Ist im Arbeitsvertrag eine Probezeit vereinbart, so kann mit einer Frist von 2 Wochen gekündigt werden, wenn nichts Weiteres vereinbart ist. Wenn aber im Arbeitsvertrag eine längere Kündigungsfrist vereinbart ist, ohne dass klar ist, dass diese Frist erst nach der Probezeit gelten soll, so darf der Mitarbeiter dies dahin verstehen, dass ihm auch schon während der Probezeit nur mit der langen Frist gekündigt werden kann.

Der Kläger war bei der Beklagten als Flugbegleiter tätig. § 1 des Arbeitsvertrages verwies auf die Rechte und Pflichten nach einem Manteltarifvertrag, welcher während der Probezeit kurze Kündigungsfristen vorsah. In § 3 war eine Probezeit vereinbart. In § 8 wurde festgelegt, dass eine Kündigungsfrist von 6 Wochen zum Monatsende gelte. Der Kläger erhielt am 05.09.2014 die Kündigung des Arbeitsverhältnisses zum 20.09.2014.

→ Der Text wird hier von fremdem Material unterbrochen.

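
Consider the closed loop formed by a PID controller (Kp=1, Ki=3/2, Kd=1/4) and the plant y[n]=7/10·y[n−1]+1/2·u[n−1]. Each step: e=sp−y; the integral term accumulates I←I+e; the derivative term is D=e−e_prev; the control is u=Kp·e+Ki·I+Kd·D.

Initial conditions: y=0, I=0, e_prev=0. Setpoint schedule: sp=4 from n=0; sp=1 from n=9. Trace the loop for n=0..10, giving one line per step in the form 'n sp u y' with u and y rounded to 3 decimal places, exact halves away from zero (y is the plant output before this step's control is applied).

(exact arithmetic carried between steps; '≈' marks a value shown rounded to 6 d.p. or computed from one; I and e_prev carry over from the previous line; the table rounds u and y to 3 d.p., halves away from zero)
n=0: y=0, sp=4, e=sp−y=4; I=4, D=e−e_prev=4; u=1·4+3/2·4+1/4·4=11; next y=7/10·0+1/2·11=5.5
n=1: y=5.5, sp=4, e=sp−y=-1.5; I=2.5, D=e−e_prev=-5.5; u=1·(-1.5)+3/2·2.5+1/4·(-5.5)=0.875; next y=7/10·5.5+1/2·0.875=4.2875
n=2: y=4.2875, sp=4, e=sp−y=-0.2875; I=2.2125, D=e−e_prev=1.2125; u=1·(-0.2875)+3/2·2.2125+1/4·1.2125=3.334375; next y=7/10·4.2875+1/2·3.334375≈4.668438
n=3: y≈4.668438, sp=4, e=sp−y≈-0.668438; I≈1.544063, D=e−e_prev≈-0.380938; u=1·(-0.668438)+3/2·1.544063+1/4·(-0.380938)≈1.552422; next y=7/10·4.668438+1/2·1.552422≈4.044117
n=4: y≈4.044117, sp=4, e=sp−y≈-0.044117; I≈1.499945, D=e−e_prev≈0.624320; u=1·(-0.044117)+3/2·1.499945+1/4·0.624320≈2.361881; next y=7/10·4.044117+1/2·2.361881≈4.011822
n=5: y≈4.011822, sp=4, e=sp−y≈-0.011822; I≈1.488123, D=e−e_prev≈0.032295; u=1·(-0.011822)+3/2·1.488123+1/4·0.032295≈2.228435; next y=7/10·4.011822+1/2·2.228435≈3.922493
n=6: y≈3.922493, sp=4, e=sp−y≈0.077507; I≈1.565629, D=e−e_prev≈0.089329; u=1·0.077507+3/2·1.565629+1/4·0.089329≈2.448283; next y=7/10·3.922493+1/2·2.448283≈3.969887
n=7: y≈3.969887, sp=4, e=sp−y≈0.030113; I≈1.595743, D=e−e_prev≈-0.047393; u=1·0.030113+3/2·1.595743+1/4·(-0.047393)≈2.411879; next y=7/10·3.969887+1/2·2.411879≈3.984860
n=8: y≈3.984860, sp=4, e=sp−y≈0.015140; I≈1.610882, D=e−e_prev≈-0.014973; u=1·0.015140+3/2·1.610882+1/4·(-0.014973)≈2.427720; next y=7/10·3.984860+1/2·2.427720≈4.003262
n=9: y≈4.003262, sp=1, e=sp−y≈-3.003262; I≈-1.392380, D=e−e_prev≈-3.018402; u=1·(-3.003262)+3/2·(-1.392380)+1/4·(-3.018402)≈-5.846432; next y=7/10·4.003262+1/2·(-5.846432)≈-0.120933
n=10: y≈-0.120933, sp=1, e=sp−y≈1.120933; I≈-0.271447, D=e−e_prev≈4.124195; u=1·1.120933+3/2·(-0.271447)+1/4·4.124195≈1.744811; next y=7/10·(-0.120933)+1/2·1.744811≈0.787752

0 4 11.000 0.000
1 4 0.875 5.500
2 4 3.334 4.288
3 4 1.552 4.668
4 4 2.362 4.044
5 4 2.228 4.012
6 4 2.448 3.922
7 4 2.412 3.970
8 4 2.428 3.985
9 1 -5.846 4.003
10 1 1.745 -0.121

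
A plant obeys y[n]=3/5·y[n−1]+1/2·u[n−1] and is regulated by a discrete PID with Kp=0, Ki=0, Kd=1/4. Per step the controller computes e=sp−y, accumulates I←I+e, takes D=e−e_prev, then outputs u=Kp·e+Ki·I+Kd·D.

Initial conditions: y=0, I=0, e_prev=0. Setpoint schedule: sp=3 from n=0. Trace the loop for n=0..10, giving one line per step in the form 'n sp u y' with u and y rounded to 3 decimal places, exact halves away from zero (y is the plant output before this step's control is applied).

(exact arithmetic carried between steps; '≈' marks a value shown rounded to 6 d.p. or computed from one; I and e_prev carry over from the previous line; the table rounds u and y to 3 d.p., halves away from zero)
n=0: y=0, sp=3, e=sp−y=3; I=3, D=e−e_prev=3; u=0·3+0·3+1/4·3=0.75; next y=3/5·0+1/2·0.75=0.375
n=1: y=0.375, sp=3, e=sp−y=2.625; I=5.625, D=e−e_prev=-0.375; u=0·2.625+0·5.625+1/4·(-0.375)=-0.09375; next y=3/5·0.375+1/2·(-0.09375)=0.178125
n=2: y=0.178125, sp=3, e=sp−y=2.821875; I=8.446875, D=e−e_prev=0.196875; u=0·2.821875+0·8.446875+1/4·0.196875≈0.049219; next y=3/5·0.178125+1/2·0.049219≈0.131484
n=3: y≈0.131484, sp=3, e=sp−y≈2.868516; I≈11.315391, D=e−e_prev≈0.046641; u=0·2.868516+0·11.315391+1/4·0.046641≈0.011660; next y=3/5·0.131484+1/2·0.011660≈0.084721
n=4: y≈0.084721, sp=3, e=sp−y≈2.915279; I≈14.230670, D=e−e_prev≈0.046764; u=0·2.915279+0·14.230670+1/4·0.046764≈0.011691; next y=3/5·0.084721+1/2·0.011691≈0.056678
n=5: y≈0.056678, sp=3, e=sp−y≈2.943322; I≈17.173992, D=e−e_prev≈0.028043; u=0·2.943322+0·17.173992+1/4·0.028043≈0.007011; next y=3/5·0.056678+1/2·0.007011≈0.037512
n=6: y≈0.037512, sp=3, e=sp−y≈2.962488; I≈20.136480, D=e−e_prev≈0.019166; u=0·2.962488+0·20.136480+1/4·0.019166≈0.004791; next y=3/5·0.037512+1/2·0.004791≈0.024903
n=7: y≈0.024903, sp=3, e=sp−y≈2.975097; I≈23.111577, D=e−e_prev≈0.012609; u=0·2.975097+0·23.111577+1/4·0.012609≈0.003152; next y=3/5·0.024903+1/2·0.003152≈0.016518
n=8: y≈0.016518, sp=3, e=sp−y≈2.983482; I≈26.095059, D=e−e_prev≈0.008385; u=0·2.983482+0·26.095059+1/4·0.008385≈0.002096; next y=3/5·0.016518+1/2·0.002096≈0.010959
n=9: y≈0.010959, sp=3, e=sp−y≈2.989041; I≈29.084100, D=e−e_prev≈0.005559; u=0·2.989041+0·29.084100+1/4·0.005559≈0.001390; next y=3/5·0.010959+1/2·0.001390≈0.007270
n=10: y≈0.007270, sp=3, e=sp−y≈2.992730; I≈32.076830, D=e−e_prev≈0.003689; u=0·2.992730+0·32.076830+1/4·0.003689≈0.000922; next y=3/5·0.007270+1/2·0.000922≈0.004823

0 3 0.750 0.000
1 3 -0.094 0.375
2 3 0.049 0.178
3 3 0.012 0.131
4 3 0.012 0.085
5 3 0.007 0.057
6 3 0.005 0.038
7 3 0.003 0.025
8 3 0.002 0.017
9 3 0.001 0.011
10 3 0.001 0.007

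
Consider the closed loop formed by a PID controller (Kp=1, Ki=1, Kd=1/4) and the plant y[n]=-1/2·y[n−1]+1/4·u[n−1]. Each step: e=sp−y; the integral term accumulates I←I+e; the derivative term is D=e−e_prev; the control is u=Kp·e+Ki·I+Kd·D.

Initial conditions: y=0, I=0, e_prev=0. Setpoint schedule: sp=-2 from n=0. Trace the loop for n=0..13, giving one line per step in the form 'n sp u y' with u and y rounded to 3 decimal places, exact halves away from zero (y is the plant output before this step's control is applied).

0 -2 -4.500 0.000
1 -2 -3.469 -1.125
2 -2 -6.471 -0.305
3 -2 -5.349 -1.465
4 -2 -8.111 -0.605
5 -2 -6.769 -1.725
6 -2 -9.339 -0.830
7 -2 -7.833 -1.920
8 -2 -10.259 -0.998
9 -2 -8.629 -2.066
10 -2 -10.948 -1.124
11 -2 -9.225 -2.175
12 -2 -11.464 -1.219
13 -2 -9.671 -2.257

(exact arithmetic carried between steps; '≈' marks a value shown rounded to 6 d.p. or computed from one; I and e_prev carry over from the previous line; the table rounds u and y to 3 d.p., halves away from zero)
n=0: y=0, sp=-2, e=sp−y=-2; I=-2, D=e−e_prev=-2; u=1·(-2)+1·(-2)+1/4·(-2)=-4.5; next y=-1/2·0+1/4·(-4.5)=-1.125
n=1: y=-1.125, sp=-2, e=sp−y=-0.875; I=-2.875, D=e−e_prev=1.125; u=1·(-0.875)+1·(-2.875)+1/4·1.125=-3.46875; next y=-1/2·(-1.125)+1/4·(-3.46875)≈-0.304688
n=2: y≈-0.304688, sp=-2, e=sp−y≈-1.695313; I≈-4.570313, D=e−e_prev≈-0.820313; u=1·(-1.695313)+1·(-4.570313)+1/4·(-0.820313)≈-6.470703; next y=-1/2·(-0.304688)+1/4·(-6.470703)≈-1.465332
n=3: y≈-1.465332, sp=-2, e=sp−y≈-0.534668; I≈-5.104980, D=e−e_prev≈1.160645; u=1·(-0.534668)+1·(-5.104980)+1/4·1.160645≈-5.349487; next y=-1/2·(-1.465332)+1/4·(-5.349487)≈-0.604706
n=4: y≈-0.604706, sp=-2, e=sp−y≈-1.395294; I≈-6.500275, D=e−e_prev≈-0.860626; u=1·(-1.395294)+1·(-6.500275)+1/4·(-0.860626)≈-8.110725; next y=-1/2·(-0.604706)+1/4·(-8.110725)≈-1.725328
n=5: y≈-1.725328, sp=-2, e=sp−y≈-0.274672; I≈-6.774946, D=e−e_prev≈1.120623; u=1·(-0.274672)+1·(-6.774946)+1/4·1.120623≈-6.769462; next y=-1/2·(-1.725328)+1/4·(-6.769462)≈-0.829701
n=6: y≈-0.829701, sp=-2, e=sp−y≈-1.170299; I≈-7.945245, D=e−e_prev≈-0.895627; u=1·(-1.170299)+1·(-7.945245)+1/4·(-0.895627)≈-9.339450; next y=-1/2·(-0.829701)+1/4·(-9.339450)≈-1.920012
n=7: y≈-1.920012, sp=-2, e=sp−y≈-0.079988; I≈-8.025233, D=e−e_prev≈1.090311; u=1·(-0.079988)+1·(-8.025233)+1/4·1.090311≈-7.832643; next y=-1/2·(-1.920012)+1/4·(-7.832643)≈-0.998155
n=8: y≈-0.998155, sp=-2, e=sp−y≈-1.001845; I≈-9.027078, D=e−e_prev≈-0.921857; u=1·(-1.001845)+1·(-9.027078)+1/4·(-0.921857)≈-10.259387; next y=-1/2·(-0.998155)+1/4·(-10.259387)≈-2.065769
n=9: y≈-2.065769, sp=-2, e=sp−y≈0.065769; I≈-8.961309, D=e−e_prev≈1.067615; u=1·0.065769+1·(-8.961309)+1/4·1.067615≈-8.628636; next y=-1/2·(-2.065769)+1/4·(-8.628636)≈-1.124274
n=10: y≈-1.124274, sp=-2, e=sp−y≈-0.875726; I≈-9.837034, D=e−e_prev≈-0.941495; u=1·(-0.875726)+1·(-9.837034)+1/4·(-0.941495)≈-10.948134; next y=-1/2·(-1.124274)+1/4·(-10.948134)≈-2.174896
n=11: y≈-2.174896, sp=-2, e=sp−y≈0.174896; I≈-9.662138, D=e−e_prev≈1.050622; u=1·0.174896+1·(-9.662138)+1/4·1.050622≈-9.224586; next y=-1/2·(-2.174896)+1/4·(-9.224586)≈-1.218698
n=12: y≈-1.218698, sp=-2, e=sp−y≈-0.781302; I≈-10.443440, D=e−e_prev≈-0.956198; u=1·(-0.781302)+1·(-10.443440)+1/4·(-0.956198)≈-11.463791; next y=-1/2·(-1.218698)+1/4·(-11.463791)≈-2.256599
n=13: y≈-2.256599, sp=-2, e=sp−y≈0.256599; I≈-10.186841, D=e−e_prev≈1.037900; u=1·0.256599+1·(-10.186841)+1/4·1.037900≈-9.670767; next y=-1/2·(-2.256599)+1/4·(-9.670767)≈-1.289393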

Der Kläger verwies auf § 8 des Arbeitsvertrages. Das Arbeitsgericht hat die Klage abgewiesen, das Landesarbeitsgericht hat der Klage stattgegeben. Dem folgt das BAG (Urteil vom 23.03.2017, 6 AZR 705/15). Bei einer solchen Vertragsgestaltung sei nicht ersichtlich, dass dem Verweis auf den MTV und der Vereinbarung einer Probezeit Bedeutung hinsichtlich der Kündigungsfrist zukomme. Es sei vielmehr nur die 6-wöchige Kündigungsfrist maßgeblich.